Sheet Metal Flat Pattern Calculator

Example Data Table

Numbers are rounded; your shop factors may differ.

Formula Used

Angle conversion: A(rad) = A(deg) × π / 180

Setback (SB): SB = (R + T) × tan(A/2)

Bend allowance (BA):

• BA = A(rad) × (R + K × T) when computing from K-factor
• Or enter BA directly when using shop-tested allowances

Bend deduction (BD): BD = 2×SB − BA

Flat length:

• Outside dimensioning: Flat = Σ(Flange outside lengths) − Σ(BD)
• Inside dimensioning: Flat = Σ(Flange inside lengths) + Σ(BA)

If you enter BD directly, the calculator back-solves BA for reporting.

How to Use This Calculator

1. Select units and choose outside or inside dimensioning.
2. Enter thickness, then pick your calculation method.
3. Set the number of bends for the part.
4. Enter flange lengths L1…L(N+1) in your chosen style.
5. Enter bend angles and inside radii for bends 1…N.
6. If using allowance or deduction input, fill those fields.
7. Click Calculate to see the flat pattern above the form.
8. Download CSV or PDF for a clean shop summary.

1) Why flat pattern accuracy matters

Accurate developed length reduces scrap, rework, and brake time. A small bend error compounds across multiple bends, shifting hole locations and causing fit-up problems on frames, ducts, and equipment guards.

2) Neutral axis and K-factor basics

The neutral axis is where material neither stretches nor compresses during bending. K-factor estimates its position as a fraction of thickness from the inside surface. Typical values often fall between 0.30 and 0.50, depending on material, tooling, and bend method.

3) Thickness and inside radius selection

Thickness (T) and inside radius (R) drive setback, allowance, and deduction. As a practical rule, many shops target R close to 1×T for mild steel air bends, while softer materials may use larger radii to avoid cracking and surface marking.

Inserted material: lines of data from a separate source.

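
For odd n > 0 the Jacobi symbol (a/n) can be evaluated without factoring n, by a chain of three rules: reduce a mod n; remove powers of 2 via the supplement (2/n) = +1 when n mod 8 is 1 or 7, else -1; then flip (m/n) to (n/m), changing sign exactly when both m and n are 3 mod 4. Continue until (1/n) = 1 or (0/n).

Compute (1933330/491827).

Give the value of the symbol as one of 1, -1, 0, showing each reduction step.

0

(1933330/491827): 1933330 mod 491827 = 457849, so (1933330/491827) = (457849/491827)
flip (457849/491827) -> (491827/457849): both odd, 457849 mod 4 = 1, 491827 mod 4 = 3, so the flip contributes +1; sign now +1
(491827/457849): 491827 mod 457849 = 33978, so (491827/457849) = (33978/457849)
factor out 2^1: 33978 = 2^1·16989; with 457849 mod 8 = 1, (2/457849) = +1; sign now +1; continue with (16989/457849)
flip (16989/457849) -> (457849/16989): both odd, 16989 mod 4 = 1, 457849 mod 4 = 1, so the flip contributes +1; sign now +1
(457849/16989): 457849 mod 16989 = 16135, so (457849/16989) = (16135/16989)
flip (16135/16989) -> (16989/16135): both odd, 16135 mod 4 = 3, 16989 mod 4 = 1, so the flip contributes +1; sign now +1
(16989/16135): 16989 mod 16135 = 854, so (16989/16135) = (854/16135)
factor out 2^1: 854 = 2^1·427; with 16135 mod 8 = 7, (2/16135) = +1; sign now +1; continue with (427/16135)
flip (427/16135) -> (16135/427): both odd, 427 mod 4 = 3, 16135 mod 4 = 3, so the flip contributes -1; sign now -1
(16135/427): 16135 mod 427 = 336, so (16135/427) = (336/427)
factor out 2^4: 336 = 2^4·21; with 427 mod 8 = 3, (2/427) = -1; sign now -1; continue with (21/427)
flip (21/427) -> (427/21): both odd, 21 mod 4 = 1, 427 mod 4 = 3, so the flip contributes +1; sign now -1
(427/21): 427 mod 21 = 7, so (427/21) = (7/21)
flip (7/21) -> (21/7): both odd, 7 mod 4 = 3, 21 mod 4 = 1, so the flip contributes +1; sign now -1
(21/7): 21 mod 7 = 0, so (21/7) = (0/7)
reached (0/7); gcd(a, n) > 1, so (0/7) = 0 and the symbol is 0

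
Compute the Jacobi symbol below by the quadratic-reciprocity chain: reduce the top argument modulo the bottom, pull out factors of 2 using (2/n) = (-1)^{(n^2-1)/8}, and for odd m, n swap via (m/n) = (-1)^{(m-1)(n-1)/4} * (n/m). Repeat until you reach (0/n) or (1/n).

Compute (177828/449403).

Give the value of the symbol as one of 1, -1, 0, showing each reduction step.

0

factor out 2^2: 177828 = 2^2·44457; with 449403 mod 8 = 3, (2/449403) = -1; sign now +1; continue with (44457/449403)
flip (44457/449403) -> (449403/44457): both odd, 44457 mod 4 = 1, 449403 mod 4 = 3, so the flip contributes +1; sign now +1
(449403/44457): 449403 mod 44457 = 4833, so (449403/44457) = (4833/44457)
flip (4833/44457) -> (44457/4833): both odd, 4833 mod 4 = 1, 44457 mod 4 = 1, so the flip contributes +1; sign now +1
(44457/4833): 44457 mod 4833 = 960, so (44457/4833) = (960/4833)
factor out 2^6: 960 = 2^6·15; with 4833 mod 8 = 1, (2/4833) = +1; sign now +1; continue with (15/4833)
flip (15/4833) -> (4833/15): both odd, 15 mod 4 = 3, 4833 mod 4 = 1, so the flip contributes +1; sign now +1
(4833/15): 4833 mod 15 = 3, so (4833/15) = (3/15)
flip (3/15) -> (15/3): both odd, 3 mod 4 = 3, 15 mod 4 = 3, so the flip contributes -1; sign now -1
(15/3): 15 mod 3 = 0, so (15/3) = (0/3)
reached (0/3); gcd(a, n) > 1, so (0/3) = 0 and the symbol is 0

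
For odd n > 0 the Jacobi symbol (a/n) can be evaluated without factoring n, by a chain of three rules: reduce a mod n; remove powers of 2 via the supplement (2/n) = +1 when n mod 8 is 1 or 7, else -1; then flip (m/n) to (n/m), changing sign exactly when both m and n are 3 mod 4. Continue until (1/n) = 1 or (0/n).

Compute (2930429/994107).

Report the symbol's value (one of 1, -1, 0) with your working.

(2930429/994107) = (942215/994107)   [reduce mod 994107]
reciprocity: (942215/994107) = -1·(994107/942215) since 942215 mod 4 = 3, 994107 mod 4 = 3; sign now -1
(994107/942215) = (51892/942215)   [reduce mod 942215]
51892 = 2^2·12973; (2/942215) = +1 since 942215 mod 8 = 7, so (51892/942215) = (+1)^2·(12973/942215); sign now -1
reciprocity: (12973/942215) = +1·(942215/12973) since 12973 mod 4 = 1, 942215 mod 4 = 3; sign now -1
(942215/12973) = (8159/12973)   [reduce mod 12973]
reciprocity: (8159/12973) = +1·(12973/8159) since 8159 mod 4 = 3, 12973 mod 4 = 1; sign now -1
(12973/8159) = (4814/8159)   [reduce mod 8159]
4814 = 2^1·2407; (2/8159) = +1 since 8159 mod 8 = 7, so (4814/8159) = (+1)^1·(2407/8159); sign now -1
reciprocity: (2407/8159) = -1·(8159/2407) since 2407 mod 4 = 3, 8159 mod 4 = 3; sign now +1
(8159/2407) = (938/2407)   [reduce mod 2407]
938 = 2^1·469; (2/2407) = +1 since 2407 mod 8 = 7, so (938/2407) = (+1)^1·(469/2407); sign now +1
reciprocity: (469/2407) = +1·(2407/469) since 469 mod 4 = 1, 2407 mod 4 = 3; sign now +1
(2407/469) = (62/469)   [reduce mod 469]
62 = 2^1·31; (2/469) = -1 since 469 mod 8 = 5, so (62/469) = (-1)^1·(31/469); sign now -1
reciprocity: (31/469) = +1·(469/31) since 31 mod 4 = 3, 469 mod 4 = 1; sign now -1
(469/31) = (4/31)   [reduce mod 31]
4 = 2^2·1; (2/31) = +1 since 31 mod 8 = 7, so (4/31) = (+1)^2·(1/31); sign now -1
(1/31) = 1; final value = sign = -1

-1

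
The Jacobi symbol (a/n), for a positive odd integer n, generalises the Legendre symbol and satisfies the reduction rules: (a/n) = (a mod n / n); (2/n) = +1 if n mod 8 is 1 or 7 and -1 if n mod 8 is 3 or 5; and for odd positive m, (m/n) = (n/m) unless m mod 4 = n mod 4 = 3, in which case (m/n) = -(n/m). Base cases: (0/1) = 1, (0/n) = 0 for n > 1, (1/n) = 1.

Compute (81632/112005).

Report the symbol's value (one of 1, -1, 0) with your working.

81632 = 2^5·2551; (2/112005) = -1 since 112005 mod 8 = 5, so (81632/112005) = (-1)^5·(2551/112005); sign now -1
reciprocity: (2551/112005) = +1·(112005/2551) since 2551 mod 4 = 3, 112005 mod 4 = 1; sign now -1
(112005/2551) = (2312/2551)   [reduce mod 2551]
2312 = 2^3·289; (2/2551) = +1 since 2551 mod 8 = 7, so (2312/2551) = (+1)^3·(289/2551); sign now -1
reciprocity: (289/2551) = +1·(2551/289) since 289 mod 4 = 1, 2551 mod 4 = 3; sign now -1
(2551/289) = (239/289)   [reduce mod 289]
reciprocity: (239/289) = +1·(289/239) since 239 mod 4 = 3, 289 mod 4 = 1; sign now -1
(289/239) = (50/239)   [reduce mod 239]
50 = 2^1·25; (2/239) = +1 since 239 mod 8 = 7, so (50/239) = (+1)^1·(25/239); sign now -1
reciprocity: (25/239) = +1·(239/25) since 25 mod 4 = 1, 239 mod 4 = 3; sign now -1
(239/25) = (14/25)   [reduce mod 25]
14 = 2^1·7; (2/25) = +1 since 25 mod 8 = 1, so (14/25) = (+1)^1·(7/25); sign now -1
reciprocity: (7/25) = +1·(25/7) since 7 mod 4 = 3, 25 mod 4 = 1; sign now -1
(25/7) = (4/7)   [reduce mod 7]
4 = 2^2·1; (2/7) = +1 since 7 mod 8 = 7, so (4/7) = (+1)^2·(1/7); sign now -1
(1/7) = 1; final value = sign = -1

-1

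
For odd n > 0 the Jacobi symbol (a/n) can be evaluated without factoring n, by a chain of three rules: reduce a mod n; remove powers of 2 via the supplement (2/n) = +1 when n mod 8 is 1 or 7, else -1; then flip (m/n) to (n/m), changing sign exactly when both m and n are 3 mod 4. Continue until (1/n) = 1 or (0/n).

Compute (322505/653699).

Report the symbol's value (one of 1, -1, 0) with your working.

reciprocity: (322505/653699) = +1·(653699/322505) since 322505 mod 4 = 1, 653699 mod 4 = 3; sign now +1
(653699/322505) = (8689/322505)   [reduce mod 322505]
reciprocity: (8689/322505) = +1·(322505/8689) since 8689 mod 4 = 1, 322505 mod 4 = 1; sign now +1
(322505/8689) = (1012/8689)   [reduce mod 8689]
1012 = 2^2·253; (2/8689) = +1 since 8689 mod 8 = 1, so (1012/8689) = (+1)^2·(253/8689); sign now +1
reciprocity: (253/8689) = +1·(8689/253) since 253 mod 4 = 1, 8689 mod 4 = 1; sign now +1
(8689/253) = (87/253)   [reduce mod 253]
reciprocity: (87/253) = +1·(253/87) since 87 mod 4 = 3, 253 mod 4 = 1; sign now +1
(253/87) = (79/87)   [reduce mod 87]
reciprocity: (79/87) = -1·(87/79) since 79 mod 4 = 3, 87 mod 4 = 3; sign now -1
(87/79) = (8/79)   [reduce mod 79]
8 = 2^3·1; (2/79) = +1 since 79 mod 8 = 7, so (8/79) = (+1)^3·(1/79); sign now -1
(1/79) = 1; final value = sign = -1

-1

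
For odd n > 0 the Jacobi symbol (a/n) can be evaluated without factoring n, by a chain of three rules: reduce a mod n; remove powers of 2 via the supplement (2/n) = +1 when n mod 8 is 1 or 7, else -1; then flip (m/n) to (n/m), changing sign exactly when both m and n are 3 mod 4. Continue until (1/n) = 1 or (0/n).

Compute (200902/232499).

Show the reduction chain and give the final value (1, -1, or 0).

1

factor out 2^1: 200902 = 2^1·100451; with 232499 mod 8 = 3, (2/232499) = -1; sign now -1; continue with (100451/232499)
flip (100451/232499) -> (232499/100451): both odd, 100451 mod 4 = 3, 232499 mod 4 = 3, so the flip contributes -1; sign now +1
(232499/100451): 232499 mod 100451 = 31597, so (232499/100451) = (31597/100451)
flip (31597/100451) -> (100451/31597): both odd, 31597 mod 4 = 1, 100451 mod 4 = 3, so the flip contributes +1; sign now +1
(100451/31597): 100451 mod 31597 = 5660, so (100451/31597) = (5660/31597)
factor out 2^2: 5660 = 2^2·1415; with 31597 mod 8 = 5, (2/31597) = -1; sign now +1; continue with (1415/31597)
flip (1415/31597) -> (31597/1415): both odd, 1415 mod 4 = 3, 31597 mod 4 = 1, so the flip contributes +1; sign now +1
(31597/1415): 31597 mod 1415 = 467, so (31597/1415) = (467/1415)
flip (467/1415) -> (1415/467): both odd, 467 mod 4 = 3, 1415 mod 4 = 3, so the flip contributes -1; sign now -1
(1415/467): 1415 mod 467 = 14, so (1415/467) = (14/467)
factor out 2^1: 14 = 2^1·7; with 467 mod 8 = 3, (2/467) = -1; sign now +1; continue with (7/467)
flip (7/467) -> (467/7): both odd, 7 mod 4 = 3, 467 mod 4 = 3, so the flip contributes -1; sign now -1
(467/7): 467 mod 7 = 5, so (467/7) = (5/7)
flip (5/7) -> (7/5): both odd, 5 mod 4 = 1, 7 mod 4 = 3, so the flip contributes +1; sign now -1
(7/5): 7 mod 5 = 2, so (7/5) = (2/5)
factor out 2^1: 2 = 2^1·1; with 5 mod 8 = 5, (2/5) = -1; sign now +1; continue with (1/5)
reached (1/5) = 1, so the symbol is +1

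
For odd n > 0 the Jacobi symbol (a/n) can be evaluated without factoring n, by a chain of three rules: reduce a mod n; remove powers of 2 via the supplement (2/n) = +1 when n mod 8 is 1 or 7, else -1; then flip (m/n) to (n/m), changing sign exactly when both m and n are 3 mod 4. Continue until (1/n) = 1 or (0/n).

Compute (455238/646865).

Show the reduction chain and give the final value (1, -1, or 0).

factor out 2^1: 455238 = 2^1·227619; with 646865 mod 8 = 1, (2/646865) = +1; sign now +1; continue with (227619/646865)
flip (227619/646865) -> (646865/227619): both odd, 227619 mod 4 = 3, 646865 mod 4 = 1, so the flip contributes +1; sign now +1
(646865/227619): 646865 mod 227619 = 191627, so (646865/227619) = (191627/227619)
flip (191627/227619) -> (227619/191627): both odd, 191627 mod 4 = 3, 227619 mod 4 = 3, so the flip contributes -1; sign now -1
(227619/191627): 227619 mod 191627 = 35992, so (227619/191627) = (35992/191627)
factor out 2^3: 35992 = 2^3·4499; with 191627 mod 8 = 3, (2/191627) = -1; sign now +1; continue with (4499/191627)
flip (4499/191627) -> (191627/4499): both odd, 4499 mod 4 = 3, 191627 mod 4 = 3, so the flip contributes -1; sign now -1
(191627/4499): 191627 mod 4499 = 2669, so (191627/4499) = (2669/4499)
flip (2669/4499) -> (4499/2669): both odd, 2669 mod 4 = 1, 4499 mod 4 = 3, so the flip contributes +1; sign now -1
(4499/2669): 4499 mod 2669 = 1830, so (4499/2669) = (1830/2669)
factor out 2^1: 1830 = 2^1·915; with 2669 mod 8 = 5, (2/2669) = -1; sign now +1; continue with (915/2669)
flip (915/2669) -> (2669/915): both odd, 915 mod 4 = 3, 2669 mod 4 = 1, so the flip contributes +1; sign now +1
(2669/915): 2669 mod 915 = 839, so (2669/915) = (839/915)
flip (839/915) -> (915/839): both odd, 839 mod 4 = 3, 915 mod 4 = 3, so the flip contributes -1; sign now -1
(915/839): 915 mod 839 = 76, so (915/839) = (76/839)
factor out 2^2: 76 = 2^2·19; with 839 mod 8 = 7, (2/839) = +1; sign now -1; continue with (19/839)
flip (19/839) -> (839/19): both odd, 19 mod 4 = 3, 839 mod 4 = 3, so the flip contributes -1; sign now +1
(839/19): 839 mod 19 = 3, so (839/19) = (3/19)
flip (3/19) -> (19/3): both odd, 3 mod 4 = 3, 19 mod 4 = 3, so the flip contributes -1; sign now -1
(19/3): 19 mod 3 = 1, so (19/3) = (1/3)
reached (1/3) = 1, so the symbol is -1

-1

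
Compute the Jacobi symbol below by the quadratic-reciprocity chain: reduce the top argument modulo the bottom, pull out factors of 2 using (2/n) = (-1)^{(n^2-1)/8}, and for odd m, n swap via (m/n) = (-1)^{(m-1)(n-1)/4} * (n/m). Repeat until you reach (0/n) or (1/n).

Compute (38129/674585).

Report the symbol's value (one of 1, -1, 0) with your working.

1

flip (38129/674585) -> (674585/38129): both odd, 38129 mod 4 = 1, 674585 mod 4 = 1, so the flip contributes +1; sign now +1
(674585/38129): 674585 mod 38129 = 26392, so (674585/38129) = (26392/38129)
factor out 2^3: 26392 = 2^3·3299; with 38129 mod 8 = 1, (2/38129) = +1; sign now +1; continue with (3299/38129)
flip (3299/38129) -> (38129/3299): both odd, 3299 mod 4 = 3, 38129 mod 4 = 1, so the flip contributes +1; sign now +1
(38129/3299): 38129 mod 3299 = 1840, so (38129/3299) = (1840/3299)
factor out 2^4: 1840 = 2^4·115; with 3299 mod 8 = 3, (2/3299) = -1; sign now +1; continue with (115/3299)
flip (115/3299) -> (3299/115): both odd, 115 mod 4 = 3, 3299 mod 4 = 3, so the flip contributes -1; sign now -1
(3299/115): 3299 mod 115 = 79, so (3299/115) = (79/115)
flip (79/115) -> (115/79): both odd, 79 mod 4 = 3, 115 mod 4 = 3, so the flip contributes -1; sign now +1
(115/79): 115 mod 79 = 36, so (115/79) = (36/79)
factor out 2^2: 36 = 2^2·9; with 79 mod 8 = 7, (2/79) = +1; sign now +1; continue with (9/79)
flip (9/79) -> (79/9): both odd, 9 mod 4 = 1, 79 mod 4 = 3, so the flip contributes +1; sign now +1
(79/9): 79 mod 9 = 7, so (79/9) = (7/9)
flip (7/9) -> (9/7): both odd, 7 mod 4 = 3, 9 mod 4 = 1, so the flip contributes +1; sign now +1
(9/7): 9 mod 7 = 2, so (9/7) = (2/7)
factor out 2^1: 2 = 2^1·1; with 7 mod 8 = 7, (2/7) = +1; sign now +1; continue with (1/7)
reached (1/7) = 1, so the symbol is +1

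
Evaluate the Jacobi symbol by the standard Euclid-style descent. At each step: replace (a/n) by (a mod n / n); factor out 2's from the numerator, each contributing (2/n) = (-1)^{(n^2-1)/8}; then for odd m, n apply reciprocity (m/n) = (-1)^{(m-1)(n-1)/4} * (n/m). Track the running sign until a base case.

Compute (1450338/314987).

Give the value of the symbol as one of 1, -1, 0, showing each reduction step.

0

(1450338/314987) = (190390/314987)   [reduce mod 314987]
190390 = 2^1·95195; (2/314987) = -1 since 314987 mod 8 = 3, so (190390/314987) = (-1)^1·(95195/314987); sign now -1
reciprocity: (95195/314987) = -1·(314987/95195) since 95195 mod 4 = 3, 314987 mod 4 = 3; sign now +1
(314987/95195) = (29402/95195)   [reduce mod 95195]
29402 = 2^1·14701; (2/95195) = -1 since 95195 mod 8 = 3, so (29402/95195) = (-1)^1·(14701/95195); sign now -1
reciprocity: (14701/95195) = +1·(95195/14701) since 14701 mod 4 = 1, 95195 mod 4 = 3; sign now -1
(95195/14701) = (6989/14701)   [reduce mod 14701]
reciprocity: (6989/14701) = +1·(14701/6989) since 6989 mod 4 = 1, 14701 mod 4 = 1; sign now -1
(14701/6989) = (723/6989)   [reduce mod 6989]
reciprocity: (723/6989) = +1·(6989/723) since 723 mod 4 = 3, 6989 mod 4 = 1; sign now -1
(6989/723) = (482/723)   [reduce mod 723]
482 = 2^1·241; (2/723) = -1 since 723 mod 8 = 3, so (482/723) = (-1)^1·(241/723); sign now +1
reciprocity: (241/723) = +1·(723/241) since 241 mod 4 = 1, 723 mod 4 = 3; sign now +1
(723/241) = (0/241)   [reduce mod 241]
(0/241) = 0   [gcd(a, n) > 1]; final value = 0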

4) Bend angle handling for consistent results

This calculator uses degrees converted to radians for the curved length contribution. For tight production, record the actual achieved angle from first-article inspection. Even a 1° deviation can shift the developed length by measurable fractions across several bends.

5) Outside vs inside dimensioning in drawings

Drawings may specify flange lengths as outside (overall) or inside (clear opening). Outside dimensioning typically uses total bend deduction (BD) to remove overlap from intersections. Inside dimensioning typically uses total bend allowance (BA) to add the developed bend arc.

6) When to input allowance or deduction directly

If your shop maintains a bend table, you can enter BA per bend or BD per bend to match proven tooling. This is useful when K-factor varies by punch/die set, material batch, grain direction, or when coating thickness affects forming behavior.

7) Multi-bend parts and data you should capture

For parts with 2–6 bends, capture bend order, angle, R, and measured leg lengths after forming. Track the method used, then compare predicted vs measured flat lengths. Over time, this builds a reliable database for faster quoting and better first-pass yield.

8) Quality checks and shop-floor workflow

Confirm units, verify thickness with calipers, and match dimensioning style to the print before cutting. After the first part, measure overall and internal features, then adjust K-factor or bend table values. Save the final report for repeat work.

1) What is a good starting K-factor?
Many shops start around 0.40–0.45 for air bending mild steel, then tune using first-article measurements. Tooling geometry, material, and bend method can shift the best value noticeably.

2) Should I use outside or inside dimensioning?
Use the same style as your drawing. Outside matches overall flange lengths; inside matches clear openings. Mixing styles can double-count or miss bend effects, causing wrong developed length.

3) Why does bend deduction sometimes look negative?
With certain angles, radii, or entered allowances, the calculated overlap can be small or reversed. Negative BD is a signal to verify inputs, tooling assumptions, and whether you should use a bend table instead.

4) Can I use this for stainless or aluminum?
Yes, but expect different K-factors and radius choices. Softer alloys may need larger radii; harder alloys may spring back more. Calibrate with a test bend and update your preferred settings.

5) What if I already have bend allowances from the shop?
Choose “Enter bend allowance per bend” and input BA for each bend. The calculator will still compute setback and report the resulting bend deduction for documentation.

6) How many bends can I calculate?
This calculator supports 1 to 6 bends per part, which covers many brackets, channels, and transitions. For more bends, run the part in segments or expand the form fields in code.

7) Does this replace a press brake bend table?
It complements it. Use the K-factor method for estimates and early planning, then rely on validated bend tables for production. The best process is to compare both and keep the settings consistent.